At the appointed time I was at his house, having told our conversation to every crowd I had met, and to every man I stayed all night with; and I found that it gave the people an interest and a confidence in me stronger than I had ever seen manifested before.

Though I was considerably fatigued when I reached his house, and, under ordinary circumstances, should have gone early to bed, I kept him up until midnight, talking about the principles and affairs of government, and got more real, true knowledge of them than I had got all my life before.

I have known and seen much of him since, for I respect him–no, that is not the word–I reverence and love him more than any living man, and I go to see him two or three times every year; and I will tell you, sir, if every one who professes to be a Christian lived and acted and enjoyed it as he does, the religion of Christ would take the world by storm.
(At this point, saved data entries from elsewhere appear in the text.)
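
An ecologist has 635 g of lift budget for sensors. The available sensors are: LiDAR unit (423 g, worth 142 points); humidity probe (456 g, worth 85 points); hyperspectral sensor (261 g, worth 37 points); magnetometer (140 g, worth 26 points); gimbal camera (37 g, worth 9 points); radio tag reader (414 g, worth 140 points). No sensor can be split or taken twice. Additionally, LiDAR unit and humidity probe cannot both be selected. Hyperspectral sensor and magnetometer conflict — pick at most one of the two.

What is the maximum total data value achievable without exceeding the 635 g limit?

By data value per g: radio tag reader 0.34, LiDAR unit 0.34, gimbal camera 0.24 lead.
The ratio heuristic lands on magnetometer + gimbal camera + radio tag reader (175) but leaves 44 g idle.
Replace radio tag reader with LiDAR unit: the trade gains 2 net, giving 177 at 600 g.

177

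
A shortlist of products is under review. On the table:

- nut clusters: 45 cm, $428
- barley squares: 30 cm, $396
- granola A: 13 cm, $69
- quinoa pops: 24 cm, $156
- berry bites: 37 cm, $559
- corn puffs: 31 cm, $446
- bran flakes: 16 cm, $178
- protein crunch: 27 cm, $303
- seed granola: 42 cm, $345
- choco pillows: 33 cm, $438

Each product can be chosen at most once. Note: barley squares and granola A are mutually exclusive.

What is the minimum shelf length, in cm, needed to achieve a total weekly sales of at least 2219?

174

Need the lightest bundle worth ≥ 2219.
barley squares + berry bites + corn puffs + bran flakes + protein crunch + choco pillows: 2320 weekly sales at 174 cm.
No combination under 174 cm hits 2219.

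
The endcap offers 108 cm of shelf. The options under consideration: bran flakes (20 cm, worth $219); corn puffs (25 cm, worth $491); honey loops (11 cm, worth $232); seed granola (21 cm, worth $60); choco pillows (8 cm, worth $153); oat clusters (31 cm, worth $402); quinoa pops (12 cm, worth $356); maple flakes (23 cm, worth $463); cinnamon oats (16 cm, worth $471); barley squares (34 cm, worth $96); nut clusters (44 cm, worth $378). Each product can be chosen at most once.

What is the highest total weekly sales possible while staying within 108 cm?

By weekly sales per cm: quinoa pops 29.67, cinnamon oats 29.44, honey loops 21.09 lead.
Taking the top-ratio products first gives corn puffs + honey loops + choco pillows + quinoa pops + maple flakes + cinnamon oats for 2166 (95 cm).
The 8 cm tied up in choco pillows is better spent on bran flakes — total rises to 2232 (107 cm).
Runner-up corn puffs + oat clusters + quinoa pops + maple flakes + cinnamon oats tops out at 2183.

2232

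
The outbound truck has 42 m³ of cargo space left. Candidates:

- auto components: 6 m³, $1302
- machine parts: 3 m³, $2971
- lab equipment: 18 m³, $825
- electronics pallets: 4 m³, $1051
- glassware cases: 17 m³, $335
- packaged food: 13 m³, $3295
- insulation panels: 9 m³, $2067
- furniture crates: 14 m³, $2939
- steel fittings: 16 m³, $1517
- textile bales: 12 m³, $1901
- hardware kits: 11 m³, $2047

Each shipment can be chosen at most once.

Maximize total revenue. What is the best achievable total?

Greedy by ratio would take auto components + machine parts + electronics pallets + packaged food + insulation panels: 35 m³ used, total 10686.
Dropping electronics pallets frees 4 m³; slotting in hardware kits (11 m³) lifts the total to 11682 at 42 m³.
Next best is auto components + machine parts + electronics pallets + packaged food + furniture crates at 11558 (40 m³) — short by 124.

11682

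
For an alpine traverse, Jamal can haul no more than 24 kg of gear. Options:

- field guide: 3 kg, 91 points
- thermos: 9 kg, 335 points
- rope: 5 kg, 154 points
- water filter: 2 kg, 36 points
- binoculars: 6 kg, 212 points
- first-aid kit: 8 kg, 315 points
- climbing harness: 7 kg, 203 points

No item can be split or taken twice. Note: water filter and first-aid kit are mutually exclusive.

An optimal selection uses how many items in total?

3

Optimal total is 862.
For example thermos + binoculars + first-aid kit achieves it, using 23 kg.
Any selection reaching 862 contains exactly 3 items.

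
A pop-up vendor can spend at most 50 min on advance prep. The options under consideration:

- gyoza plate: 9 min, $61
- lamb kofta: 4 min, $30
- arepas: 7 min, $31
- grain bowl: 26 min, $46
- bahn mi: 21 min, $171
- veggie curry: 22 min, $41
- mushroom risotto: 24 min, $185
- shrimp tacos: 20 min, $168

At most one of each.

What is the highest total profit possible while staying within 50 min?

400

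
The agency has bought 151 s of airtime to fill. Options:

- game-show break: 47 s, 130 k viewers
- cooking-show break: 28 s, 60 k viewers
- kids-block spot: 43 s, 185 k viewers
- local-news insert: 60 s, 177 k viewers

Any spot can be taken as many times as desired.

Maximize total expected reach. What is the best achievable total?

Best packing: 3×kids-block spot — 129 s, 555 total.
The spare 22 s is too small for any remaining spot, and no exchange beats 555.

555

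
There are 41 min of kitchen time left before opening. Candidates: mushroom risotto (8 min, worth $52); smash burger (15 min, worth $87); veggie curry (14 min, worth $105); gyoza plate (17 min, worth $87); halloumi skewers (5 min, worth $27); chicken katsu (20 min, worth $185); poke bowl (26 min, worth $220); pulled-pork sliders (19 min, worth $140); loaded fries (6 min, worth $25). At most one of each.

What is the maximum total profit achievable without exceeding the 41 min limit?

Taking the top-ratio dishes first gives veggie curry + halloumi skewers + chicken katsu for 317 (39 min).
The 25 min tied up in halloumi skewers and chicken katsu is better spent on poke bowl — total rises to 325 (40 min).

325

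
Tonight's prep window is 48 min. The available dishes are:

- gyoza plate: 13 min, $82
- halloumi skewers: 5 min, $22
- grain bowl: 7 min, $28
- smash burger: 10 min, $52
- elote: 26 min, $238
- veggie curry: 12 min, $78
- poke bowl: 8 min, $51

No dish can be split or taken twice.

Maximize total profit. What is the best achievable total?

371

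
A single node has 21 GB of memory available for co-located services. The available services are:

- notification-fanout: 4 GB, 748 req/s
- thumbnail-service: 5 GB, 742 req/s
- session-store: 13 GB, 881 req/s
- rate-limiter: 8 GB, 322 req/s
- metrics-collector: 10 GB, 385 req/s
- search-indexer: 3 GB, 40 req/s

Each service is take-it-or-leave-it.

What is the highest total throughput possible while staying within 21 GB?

1875

Ranking by ratio (throughput/GB): notification-fanout 187.00, thumbnail-service 148.40, session-store 67.77, rate-limiter 40.25.
Filling by ratio: notification-fanout + thumbnail-service + rate-limiter + search-indexer for 1852, with 1 GB left unused.
Replace rate-limiter and search-indexer with metrics-collector: the trade gains 23 net, giving 1875 at 19 GB.
The closest alternative, notification-fanout + thumbnail-service + rate-limiter + search-indexer, reaches only 1852.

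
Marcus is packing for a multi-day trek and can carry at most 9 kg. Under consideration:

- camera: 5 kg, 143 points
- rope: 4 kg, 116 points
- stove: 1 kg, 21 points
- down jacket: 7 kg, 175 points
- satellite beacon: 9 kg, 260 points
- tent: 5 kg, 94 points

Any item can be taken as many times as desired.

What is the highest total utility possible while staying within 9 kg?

260

Taking the top-ratio items first gives 2×rope + stove for 253 (9 kg).
Replace 2×rope and stove with satellite beacon: the trade gains 7 net, giving 260 at 9 kg.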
But to return to my story: the next morning we went to the barbecue, and, to my surprise, found about a thousand men there. I met a good many whom I had not known before, and they and my friend introduced me around until I had got pretty well acquainted–at least, they all knew me. In due time notice was given that I would speak to them. They gathered up around a stand that had been erected. I opened my speech by saying:

“Fellow citizens–I present myself before you today feeling like a new man. My eyes have lately been opened to truths which ignorance or prejudice, or both, had heretofore hidden from my view. I feel that I can today offer you the ability to render you more valuable service than I have ever been able to render before. I am here today more for the purpose of acknowledging my error than to seek your votes. That I should make this acknowledgment is due to myself as well as to you. Whether you will vote for me is a matter for your consideration only.” I went on to tell them about the fire and my vote for the appropriation and then told them why I was satisfied it was wrong. I closed by saying:

“And now, fellow citizens, it remains only for me to tell you that the most of the speech you have listened to with so much interest was simply a repetition of the arguments by which your neighbor, Mr. Bunce, convinced me of my error.” It is the best speech I ever made in my life, but he is entitled to the credit for it. And now I hope he is satisfied with his convert and that he will get up here and tell you so.”
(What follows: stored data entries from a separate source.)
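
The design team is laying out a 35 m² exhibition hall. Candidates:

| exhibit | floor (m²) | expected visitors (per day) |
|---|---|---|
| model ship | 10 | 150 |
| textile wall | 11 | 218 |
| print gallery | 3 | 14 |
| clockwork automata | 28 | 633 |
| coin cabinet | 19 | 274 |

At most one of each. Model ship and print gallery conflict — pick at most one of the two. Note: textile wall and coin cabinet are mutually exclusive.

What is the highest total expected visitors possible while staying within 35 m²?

By expected visitors per m²: clockwork automata 22.61, textile wall 19.82, model ship 15.00 lead.
Taking print gallery + clockwork automata: 31 m² used, 647 in expected visitors.
Runner-up clockwork automata tops out at 633.

647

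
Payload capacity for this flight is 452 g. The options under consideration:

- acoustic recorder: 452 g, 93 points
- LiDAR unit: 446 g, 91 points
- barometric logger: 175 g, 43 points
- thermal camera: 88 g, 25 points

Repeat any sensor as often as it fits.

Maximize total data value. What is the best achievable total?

Taking 5×thermal camera: 440 g used, 125 in data value.
The spare 12 g is too small for any remaining sensor, and no exchange beats 125.

125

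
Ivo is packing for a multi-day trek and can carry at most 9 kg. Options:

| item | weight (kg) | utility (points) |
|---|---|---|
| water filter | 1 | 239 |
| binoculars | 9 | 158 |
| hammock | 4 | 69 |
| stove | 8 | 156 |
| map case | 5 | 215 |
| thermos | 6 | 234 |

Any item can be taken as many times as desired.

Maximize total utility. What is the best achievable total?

2151

Density check — water filter 239.00, map case 43.00, thermos 39.00, stove 19.50 are the best per kg.
Taking 9×water filter: 9 kg used, 2151 in utility.
No other feasible combination exceeds 2151.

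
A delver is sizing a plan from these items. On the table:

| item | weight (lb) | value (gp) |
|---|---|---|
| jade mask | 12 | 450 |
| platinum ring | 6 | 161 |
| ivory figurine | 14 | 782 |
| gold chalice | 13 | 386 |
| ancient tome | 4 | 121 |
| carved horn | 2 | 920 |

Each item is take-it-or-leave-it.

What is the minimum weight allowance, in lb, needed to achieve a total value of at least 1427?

Minimise lb subject to total value ≥ 1427.
ivory figurine + carved horn: 1702 value at 16 lb.
Below 16 lb the best achievable stays under 1427.

16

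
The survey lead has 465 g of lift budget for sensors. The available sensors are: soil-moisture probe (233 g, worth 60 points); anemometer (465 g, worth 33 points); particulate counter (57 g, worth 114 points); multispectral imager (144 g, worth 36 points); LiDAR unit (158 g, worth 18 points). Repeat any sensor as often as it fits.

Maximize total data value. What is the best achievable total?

912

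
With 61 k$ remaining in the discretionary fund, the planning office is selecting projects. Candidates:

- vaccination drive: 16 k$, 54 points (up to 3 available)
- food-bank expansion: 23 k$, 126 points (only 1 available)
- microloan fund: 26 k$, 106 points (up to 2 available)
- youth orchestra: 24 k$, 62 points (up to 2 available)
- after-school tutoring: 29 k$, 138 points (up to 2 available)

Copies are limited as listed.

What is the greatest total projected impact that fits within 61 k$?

276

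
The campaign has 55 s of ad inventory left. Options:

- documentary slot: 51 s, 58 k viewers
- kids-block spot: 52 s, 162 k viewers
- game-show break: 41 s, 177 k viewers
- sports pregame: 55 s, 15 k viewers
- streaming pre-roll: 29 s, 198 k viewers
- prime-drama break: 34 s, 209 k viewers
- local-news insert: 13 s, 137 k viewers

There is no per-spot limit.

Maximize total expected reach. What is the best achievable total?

548

Density check — local-news insert 10.54, streaming pre-roll 6.83, prime-drama break 6.15, game-show break 4.32 are the best per s.
The ratio ordering already packs tightly: 4×local-news insert, 52 s, 548.
The spare 3 s is too small for any remaining spot, and no exchange beats 548.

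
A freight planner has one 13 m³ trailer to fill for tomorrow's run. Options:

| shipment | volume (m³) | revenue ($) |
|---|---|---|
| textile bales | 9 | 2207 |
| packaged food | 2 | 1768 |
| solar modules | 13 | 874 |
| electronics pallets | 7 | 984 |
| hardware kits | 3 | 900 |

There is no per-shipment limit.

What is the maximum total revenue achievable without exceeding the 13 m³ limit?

10608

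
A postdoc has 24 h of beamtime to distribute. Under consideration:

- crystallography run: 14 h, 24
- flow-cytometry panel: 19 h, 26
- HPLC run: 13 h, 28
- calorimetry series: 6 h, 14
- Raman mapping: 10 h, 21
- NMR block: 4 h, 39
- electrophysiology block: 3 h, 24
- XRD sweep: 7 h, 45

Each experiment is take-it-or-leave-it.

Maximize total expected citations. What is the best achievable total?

Greedy by ratio would take calorimetry series + NMR block + electrophysiology block + XRD sweep: 20 h used, total 122.
The 6 h tied up in calorimetry series is better spent on Raman mapping — total rises to 129 (24 h).
Next best is calorimetry series + NMR block + electrophysiology block + XRD sweep at 122 (20 h) — short by 7.

129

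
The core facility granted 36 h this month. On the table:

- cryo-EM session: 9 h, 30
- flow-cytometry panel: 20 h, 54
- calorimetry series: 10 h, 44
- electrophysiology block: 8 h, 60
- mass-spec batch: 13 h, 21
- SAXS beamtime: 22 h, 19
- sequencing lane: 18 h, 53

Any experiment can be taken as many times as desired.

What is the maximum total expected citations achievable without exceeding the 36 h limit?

240

The ratio ordering already packs tightly: 4×electrophysiology block, 32 h, 240.
That's the maximum — no swap from here does better than 240.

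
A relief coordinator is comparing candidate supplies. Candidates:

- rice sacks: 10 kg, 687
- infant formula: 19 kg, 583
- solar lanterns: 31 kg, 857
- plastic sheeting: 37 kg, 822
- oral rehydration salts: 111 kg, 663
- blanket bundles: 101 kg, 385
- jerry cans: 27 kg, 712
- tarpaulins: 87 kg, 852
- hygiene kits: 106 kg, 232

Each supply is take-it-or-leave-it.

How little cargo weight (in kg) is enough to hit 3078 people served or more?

105

Minimise kg subject to total people served ≥ 3078.
Taking rice sacks + solar lanterns + plastic sheeting + jerry cans gives 3078 (≥ 3078) for 105 kg.
Below 105 kg the best achievable stays under 3078.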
He came up on the stand and said:

“Fellow citizens–It affords me great pleasure to comply with the request of Colonel Crockett. I have always considered him a thoroughly honest man, and I am satisfied that he will faithfully perform all that he has promised you today.” He went down, and there went up from that crowd such a shout for Davy Crockett as his name never called forth before.

I am not much given to tears, but I was taken with a choking then and felt some big drops rolling down my cheeks. And I tell you now that the remembrance of those few words spoken by such a man, and the honest, hearty shout they produced, is worth more to me than all the honors I have received and all the reputation I have ever made, or ever shall make, as a member of Congress.
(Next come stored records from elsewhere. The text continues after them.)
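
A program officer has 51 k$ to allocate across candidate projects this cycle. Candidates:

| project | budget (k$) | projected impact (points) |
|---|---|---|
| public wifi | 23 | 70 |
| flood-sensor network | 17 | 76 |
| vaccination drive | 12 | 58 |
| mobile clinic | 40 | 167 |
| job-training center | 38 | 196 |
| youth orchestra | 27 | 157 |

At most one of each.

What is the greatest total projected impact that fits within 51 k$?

Filling by ratio: vaccination drive + youth orchestra for 215, with 12 k$ left unused.
Dropping youth orchestra frees 27 k$; slotting in job-training center (38 k$) lifts the total to 254 at 50 k$.
No other feasible combination exceeds 254.

254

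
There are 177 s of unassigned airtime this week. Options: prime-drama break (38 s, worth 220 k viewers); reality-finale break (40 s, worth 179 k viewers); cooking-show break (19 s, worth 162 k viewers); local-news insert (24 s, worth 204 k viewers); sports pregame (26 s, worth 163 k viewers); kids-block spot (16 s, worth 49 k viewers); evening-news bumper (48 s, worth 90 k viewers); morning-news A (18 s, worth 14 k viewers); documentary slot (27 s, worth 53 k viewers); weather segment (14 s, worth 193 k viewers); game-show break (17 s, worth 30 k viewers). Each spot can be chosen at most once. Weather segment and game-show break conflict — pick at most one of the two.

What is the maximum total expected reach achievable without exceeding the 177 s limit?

1170

Prime-drama break + reality-finale break + cooking-show break + local-news insert + sports pregame + kids-block spot + weather segment uses 177 of the 177 s and totals 1170.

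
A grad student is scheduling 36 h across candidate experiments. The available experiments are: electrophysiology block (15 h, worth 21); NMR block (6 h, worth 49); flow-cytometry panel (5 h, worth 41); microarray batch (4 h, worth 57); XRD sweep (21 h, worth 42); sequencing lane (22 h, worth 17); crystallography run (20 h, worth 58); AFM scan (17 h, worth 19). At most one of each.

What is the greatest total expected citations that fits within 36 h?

Ranking by ratio (expected citations/h): microarray batch 14.25, flow-cytometry panel 8.20, NMR block 8.17.
Taking NMR block + flow-cytometry panel + microarray batch + crystallography run: 35 h used, 205 in expected citations.
That's the maximum — no swap from here does better than 205.

205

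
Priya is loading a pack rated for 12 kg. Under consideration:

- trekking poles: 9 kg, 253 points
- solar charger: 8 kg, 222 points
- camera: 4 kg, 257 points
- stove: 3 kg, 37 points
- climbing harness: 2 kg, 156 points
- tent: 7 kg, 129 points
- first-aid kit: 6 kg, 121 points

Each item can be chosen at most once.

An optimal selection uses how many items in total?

3

Optimal total is 534.
For example camera + climbing harness + first-aid kit achieves it, using 12 kg.
All optima have 3 items.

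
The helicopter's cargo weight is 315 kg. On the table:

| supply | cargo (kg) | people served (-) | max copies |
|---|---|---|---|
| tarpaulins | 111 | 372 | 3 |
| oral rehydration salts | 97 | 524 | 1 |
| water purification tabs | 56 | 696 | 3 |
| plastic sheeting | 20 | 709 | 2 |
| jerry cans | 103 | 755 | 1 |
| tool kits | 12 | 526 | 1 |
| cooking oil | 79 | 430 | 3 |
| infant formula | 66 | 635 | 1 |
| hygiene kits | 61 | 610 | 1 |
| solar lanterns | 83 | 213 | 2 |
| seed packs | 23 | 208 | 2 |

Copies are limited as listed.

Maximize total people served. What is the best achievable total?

4875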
Now, sir, concluded Crockett, you know why I made that speech yesterday. There is one thing now to which I will call your attention. You remember that I proposed to give a week’s pay. There are in that House many very wealthy men–men who think nothing of spending a week’s pay, or a dozen of them, for a dinner or a wine party when they have something to accomplish by it. Some of those same men made beautiful speeches upon the great debt of gratitude which the country owed the deceased–a debt which could not be paid by money and the insignificance and worthlessness of money, particularly so insignificant a sum as $20,000, when weighed against the honor of the nation. Yet not one of them responded to my proposition.

Money with them is nothing but trash when it is to come out of the people. But it is the one great thing for which most of them are striving, and many of them sacrifice honor, integrity, and justice to obtain it.